Frank, who was actually born Gianfranco Anthony Chiarelli, was not new to the CanRock music scene. The erstwhile early rock 'n' roller had already issued some pretty swell discs in the early sixties as Frank Rondell and the Chancellors (the best of which is the quasi-novelty disc 'The Bat' from 1964.) After a solo single, 'These Are the Dreams', failed to bother any charts in '67, Frank turned to the harder blues-based sounds that were all the rage.
The Magic Bubble, according to RPM, developed quite a following, especially in Burlington, where they were regular fixtures at a club called The Tree Top. It wasn't long before they caught the ear of Johnny Williams, the Director of A&R at Columbia Canada. Williams promptly whisked the group, which also included guitarist Wade Brown, keyboardist Paul Benton, bassist Brian Kirkwood and drummer Sonny J. Milne, up to Toronto's Thunder Sound Studios to record a full-length LP.
The Magic Bubble was issued in June '71 and was given plenty of promo space in RPM, with the siblings featured on the cover of the magazine's June 19th edition. It's an eclectic mix of softer pop tunes and hard-edged rockers. RPM wrote that "they are bubble-gum enough for the Top Forty programmers and the chicken-rockers should also find the album interesting".
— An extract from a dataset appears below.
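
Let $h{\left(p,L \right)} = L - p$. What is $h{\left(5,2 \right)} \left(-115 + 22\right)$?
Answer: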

Unfortunately, The Magic Bubble is a somewhat haphazard affair, mired in tepid songwriting and cliched rhythms. In fact, much of the record is rescued by the siblings' talented vocal performances, especially on such tracks as 'Whisky Fire' and 'Sunshine Man', where Frank's throaty Claytonesque wailings carry otherwise weak material. The true gem is unsurprisingly Rita's boldest performance, the band's closing cover of 'Summertime'. Rita's vocals, which alternate between a slick and robust Julie Driscoll and a lamenting Janis Joplin, soar over Benton's keyboards and Brown's guitar, rendering the Gershwin classic a cross between Brian Auger and the Electric Flag. It's a brilliant 5'52" that needs to find its way onto a comp someday.
Alas, with meagre sales and without any chart trajectory, The Magic Bubble was soon lost to time, barely surviving as a footnote even on the collector circuit. Rita Rondell, however, after a spell in the seventies fronting blues-rock combo Battle Axe, quit Canada altogether to do session work in Italy, returning in the late 1980s to launch a successful career as none other than blues belter Rita Chiarelli.
Mintish copies of the LP, which was never issued outside of Canada at the time, will probably set you back close to 200 USDs. There's also an eight-track version out there, which I was fortunate to find at a yard sale, buried in a pile of easy listening tapes, for 50 cents.